Os desembargadores que integram a 3ª Câmara Criminal do Tribunal de Justiça do Maranhão irã apreciar parecer emitido pelo procurador-geral de Justiça em exercício, Orfileno Bezerra Neto, no qual foi solicitada a soltura de 21 políticos presos durante a operação Tântalo II, deflagrada pelo Grupo de Atuação Especial de Combate às Organizações Criminosas (Gaeco) no dia 22 de dezembro com o objetivo de reprimir grupo criminoso que teria desviado cerca de R$ 56 milhões dos cofres públicos do município de Turilândia.
O procurador, no documento, apesar de ter sugerido a reversão das prisões preventivas e domiciliares, solicitou que o prefeito Paulo Curió permaneça afastado do cargo.
No parecer, o MPMA afirma que a prisão preventiva do prefeito e dos demais investigados foi legal, necessária e devidamente fundamentada no momento em que foi decretada, diante do risco de continuidade dos crimes e de interferência nas investigações.
No entanto, o órgão avalia que, com o avanço da Operação Tântalo II e o volume de provas já reunidas, a manutenção da prisão deixou de ser imprescindível. Segundo o entendimento do Ministério Público, os riscos podem ser controlados por meio de medidas cautelares alternativas.

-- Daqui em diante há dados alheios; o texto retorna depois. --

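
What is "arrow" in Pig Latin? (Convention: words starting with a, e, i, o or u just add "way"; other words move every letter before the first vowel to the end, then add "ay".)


Word: "arrow"
Starts with vowel → add 'way'
Pig Latin = "arrowway"


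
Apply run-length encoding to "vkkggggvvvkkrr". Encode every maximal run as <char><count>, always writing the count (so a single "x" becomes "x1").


String: "vkkggggvvvkkrr"
Scanning for consecutive runs:
  'v' x 1
  'k' x 2
  'g' x 4
  'v' x 3
  'k' x 2
  'r' x 2
RLE = "v1k2g4v3k2r2"


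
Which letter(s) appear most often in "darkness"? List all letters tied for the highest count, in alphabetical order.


Word: "darkness"
Letter counts:
  'a': 1
  'd': 1
  'e': 1
  'k': 1
  'n': 1
  'r': 1
  's': 2
Maximum count = 2
Most frequent = 's' (2 times each)


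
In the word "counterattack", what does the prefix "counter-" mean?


Prefix: counter-
As in: counterattack -> counter- + attack
Meaning = against / opposite


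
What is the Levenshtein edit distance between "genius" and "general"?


Word 1: "genius" (length 6)
Word 2: "general" (length 7)
One optimal edit sequence (insert/delete/substitute each cost 1):
  1. keep 'g'
  2. keep 'e'
  3. keep 'n'
  4. insert 'e'  (+1)
  5. substitute 'i' -> 'r'  (+1)
  6. substitute 'u' -> 'a'  (+1)
  7. substitute 's' -> 'l'  (+1)
Total edit operations: 4
Edit distance = 4


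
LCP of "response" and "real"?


Word 1: "response"
Word 2: "real"
Comparing from start:
  Pos 0: 'r' == 'r'
  Pos 1: 'e' == 'e'
  Pos 2: 's' != 'a' (stop)
LCP = "re" (length 2)


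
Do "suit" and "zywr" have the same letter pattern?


Pattern of "suit": [0, 1, 2, 3]
Pattern of "zywr": [0, 1, 2, 3]
Patterns match
Same pattern = Yes


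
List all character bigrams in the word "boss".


Word: "boss" (length 4)
Number of bigrams = 4 - 2 + 1 = 3
  Position 0: "bo"
  Position 1: "os"
  Position 2: "ss"
Bigrams = "bo", "os", "ss"


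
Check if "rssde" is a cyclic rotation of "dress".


Word: "dress", Candidate: "rssde"
Method: check if candidate is substring of word+word
"dressdress" contains "rssde"? No
Is rotation = No


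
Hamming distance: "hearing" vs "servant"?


Comparing character by character (same length = 7):
  Pos 0: 'h' vs 's' !=
  Pos 1: 'e' vs 'e' =
  Pos 2: 'a' vs 'r' !=
  Pos 3: 'r' vs 'v' !=
  Pos 4: 'i' vs 'a' !=
  Pos 5: 'n' vs 'n' =
  Pos 6: 'g' vs 't' !=
Hamming distance = 5


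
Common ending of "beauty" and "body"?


Word 1: "beauty"
Word 2: "body"
Comparing from end:
  Pos -1: 'y' == 'y'
  Pos -2: 't' != 'd' (stop)
LCS = "y" (length 1)


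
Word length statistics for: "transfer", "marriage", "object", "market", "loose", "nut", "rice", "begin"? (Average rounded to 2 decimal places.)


Lengths: "transfer"=8, "marriage"=8, "object"=6, "market"=6, "loose"=5, "nut"=3, "rice"=4, "begin"=5
Sum = 45, Count = 8
Average = 45/8 = 5.63
= avg=5.63, min=3, max=8


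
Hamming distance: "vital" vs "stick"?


Comparing character by character (same length = 5):
  Pos 0: 'v' vs 's' !=
  Pos 1: 'i' vs 't' !=
  Pos 2: 't' vs 'i' !=
  Pos 3: 'a' vs 'c' !=
  Pos 4: 'l' vs 'k' !=
Hamming distance = 5


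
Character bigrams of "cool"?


Word: "cool" (length 4)
Number of bigrams = 4 - 2 + 1 = 3
  Position 0: "co"
  Position 1: "oo"
  Position 2: "ol"
Bigrams = "co", "oo", "ol"


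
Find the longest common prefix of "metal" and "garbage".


Word 1: "metal"
Word 2: "garbage"
Comparing from start:
  Pos 0: 'm' != 'g' (stop)
LCP = "" (length 0)


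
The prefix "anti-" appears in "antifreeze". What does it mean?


Prefix: anti-
Example: antifreeze (anti- + freeze)
Meaning = against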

Além do prefeito e da primeira-dama, Eva Curió, considerados como líderes da quadrilha que utilizava licitações fraudulentas como principal mecanismo para operar o crime, estão detidos a vice-prefeita Tanya Mendes e o seu marido, Hyan Alfredo Mendonça Silva; Janaína Soares Lima, ex vice-prefeita; além do seu marido, Marlon de Jesus Arouche Serrão; Gerusa de Fátima Nogueira Lopes, ex chefe do Setor de Compras da Prefeitura; Eustáquio Diego Fabiano Campos, apontado como agiota e responsável por emprestar dinheiro a Curío; Clementina de Jesus Pinheiro, ex-pregoeira do município; Wandson Jonath Barros, contador e considerado como peça chave no esquema de desvio de recursos; além dos onze vereadores.
Na semana passada, com exceção de Gerusa de Fátima, todos os presos ficaram em silêncio durante oitivas realizadas na sede do Gaeco, em São Luís.
Os parlamentares estão utilizando tornozeleiras eletrônicas e cumprindo prisão domiciliar.
Os demais estão recolhidos nas dependências do Complexo Penitenciário de Pedrinhas, na zona rural da capital maranhense.